2. Dal primo gennaio ad oggi gli uffici pubblici, negozi e scuole sono state chiuse e la gente scende in piazza quasi quotidianamente, a volte anche al tasso di 1,500 persone alla volta. Le proteste si sono poi diffuse anche in altre citta' fra cui Algeris, Oran, Adrar, Tamanrasset, El Golea e Ouargla. Un ragazzo di 21 anni e' morto il giorno 4 Gennaio durante le proteste. E nonostante i divieti di manifestare, la gente ha manifestato lo stesso.

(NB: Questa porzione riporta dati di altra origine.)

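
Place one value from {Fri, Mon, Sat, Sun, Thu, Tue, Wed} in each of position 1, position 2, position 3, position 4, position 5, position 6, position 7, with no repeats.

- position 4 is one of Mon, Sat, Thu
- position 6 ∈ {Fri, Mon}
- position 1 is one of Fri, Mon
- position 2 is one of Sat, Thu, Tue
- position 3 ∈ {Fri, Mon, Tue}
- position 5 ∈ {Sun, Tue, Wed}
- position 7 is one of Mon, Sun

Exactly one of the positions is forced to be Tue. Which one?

position 3

The 7 variables together cover exactly {Fri, Mon, Sat, Sun, Thu, Tue, Wed} — 7 values for 7 variables — and Wed appears only in position 5's list, so position 5 = Wed.
The 6 still-open variables draw from only 6 values {Fri, Mon, Sat, Sun, Thu, Tue}, so each is used; only position 7 can be Sun, hence position 7 = Sun.
position 1 and position 6 between them cover only {Fri, Mon} — a naked pair. Remove those values from position 3, position 4.
So Tue goes to position 3.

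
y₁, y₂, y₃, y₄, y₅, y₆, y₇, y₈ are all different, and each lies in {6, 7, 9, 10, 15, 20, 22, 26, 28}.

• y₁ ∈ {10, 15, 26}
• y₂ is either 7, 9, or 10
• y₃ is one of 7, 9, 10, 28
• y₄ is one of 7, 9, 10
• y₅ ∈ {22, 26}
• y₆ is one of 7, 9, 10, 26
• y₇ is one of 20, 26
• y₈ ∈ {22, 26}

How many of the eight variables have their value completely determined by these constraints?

3

The 8 variables draw from only 8 values {7, 9, 10, 15, 20, 22, 26, 28}, so each is used; only y₁ can be 15, hence y₁ = 15.
The 7 still-open variables draw from only 7 values {7, 9, 10, 20, 22, 26, 28}, so each is used; only y₇ can be 20, hence y₇ = 20.
The 6 still-open variables draw from only 6 values {7, 9, 10, 22, 26, 28}, so each is used; only y₃ can be 28, hence y₃ = 28.
y₅ and y₈ between them cover only {22, 26} — a naked pair. Remove those values from y₆.
Determined: y₁=15, y₃=28, y₇=20. The other variables each still have more than one consistent value. That makes 3.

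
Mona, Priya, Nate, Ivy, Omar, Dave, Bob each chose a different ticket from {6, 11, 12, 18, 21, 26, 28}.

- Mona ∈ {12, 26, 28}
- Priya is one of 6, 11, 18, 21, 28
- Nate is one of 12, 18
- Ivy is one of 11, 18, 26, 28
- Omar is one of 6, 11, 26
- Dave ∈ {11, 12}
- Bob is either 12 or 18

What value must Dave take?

The 7 variables draw from only 7 values {6, 11, 12, 18, 21, 26, 28}, so each is used; only Priya can be 21, hence Priya = 21.
Among the 6 still-open variables, 6 fits only Omar (and all 6 values in {6, 11, 12, 18, 26, 28} must be used), so Omar = 6.
Nate and Bob between them cover only {12, 18} — a naked pair. Remove those values from Mona, Ivy, Dave.
So Dave = 11.

11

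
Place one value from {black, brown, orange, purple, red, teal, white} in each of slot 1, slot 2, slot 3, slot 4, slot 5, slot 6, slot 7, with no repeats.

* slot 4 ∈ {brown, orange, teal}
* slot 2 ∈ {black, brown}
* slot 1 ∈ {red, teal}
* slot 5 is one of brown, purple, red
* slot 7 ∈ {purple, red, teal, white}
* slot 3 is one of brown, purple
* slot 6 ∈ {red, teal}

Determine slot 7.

The 7 variables together cover exactly {black, brown, orange, purple, red, teal, white} — 7 values for 7 variables — and black appears only in slot 2's list, so slot 2 = black.
The 6 still-open variables together cover exactly {brown, orange, purple, red, teal, white} — 6 values for 6 variables — and orange appears only in slot 4's list, so slot 4 = orange.
The 5 still-open variables together cover exactly {brown, purple, red, teal, white} — 5 values for 5 variables — and white appears only in slot 7's list, so slot 7 = white.

white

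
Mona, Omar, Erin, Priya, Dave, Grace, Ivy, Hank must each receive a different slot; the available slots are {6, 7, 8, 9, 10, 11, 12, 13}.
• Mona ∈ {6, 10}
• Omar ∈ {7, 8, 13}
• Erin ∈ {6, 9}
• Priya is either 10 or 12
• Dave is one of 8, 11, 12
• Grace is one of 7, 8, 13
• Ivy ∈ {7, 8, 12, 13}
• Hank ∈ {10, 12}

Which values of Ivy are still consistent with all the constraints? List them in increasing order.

7, 8, 13

Among the 8 variables, 9 fits only Erin (and all 8 values in {6, 7, 8, 9, 10, 11, 12, 13} must be used), so Erin = 9.
The 7 still-open variables draw from only 7 values {6, 7, 8, 10, 11, 12, 13}, so each is used; only Mona can be 6, hence Mona = 6.
The 6 still-open variables together cover exactly {7, 8, 10, 11, 12, 13} — 6 values for 6 variables — and 11 appears only in Dave's list, so Dave = 11.
Priya and Hank between them cover only {10, 12} — a naked pair. Remove those values from Ivy.
No further eliminations apply; Ivy can still be any of 7, 8, 13.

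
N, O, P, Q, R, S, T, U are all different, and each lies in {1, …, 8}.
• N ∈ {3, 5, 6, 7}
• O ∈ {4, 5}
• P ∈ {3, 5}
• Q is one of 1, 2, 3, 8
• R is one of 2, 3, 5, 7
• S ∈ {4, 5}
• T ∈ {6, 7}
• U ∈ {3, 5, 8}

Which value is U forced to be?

The 8 variables together cover exactly {1, 2, 3, 4, 5, 6, 7, 8} — 8 values for 8 variables — and 1 appears only in Q's list, so Q = 1.
Among the 7 still-open variables, 2 fits only R (and all 7 values in {2, 3, 4, 5, 6, 7, 8} must be used), so R = 2.
The 6 still-open variables together cover exactly {3, 4, 5, 6, 7, 8} — 6 values for 6 variables — and 8 appears only in U's list, so U = 8.

8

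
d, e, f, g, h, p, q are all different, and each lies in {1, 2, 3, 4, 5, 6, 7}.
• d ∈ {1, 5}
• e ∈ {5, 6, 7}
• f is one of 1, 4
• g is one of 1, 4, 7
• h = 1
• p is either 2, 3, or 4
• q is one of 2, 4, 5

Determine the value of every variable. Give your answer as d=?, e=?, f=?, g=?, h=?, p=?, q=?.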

3. L'8 Febbraio 2015 il governo centrale ha annunciato che i programmi di fracking andranno avanti come inizialmente previsto. Ma invece di arrendersi, i residenti di Ain Salan si sono spostati verso il campo di gas e hanno occupato il sito, bloccandone l'accesso e di fatto fermando il fracking. Si sono portati le tende e non fanno passare i camion.
1 comment:
Nice to hear the local communities in Algeria are standing up for themselves -- and peacefully so -- especially in light of the seven oil workers that were kidnapped in this country in 2013. Peaceful resistance takes courage, patience and a lot of heart. I would be very interested in reading more about this -- will do a search on it. Thanks for posting this.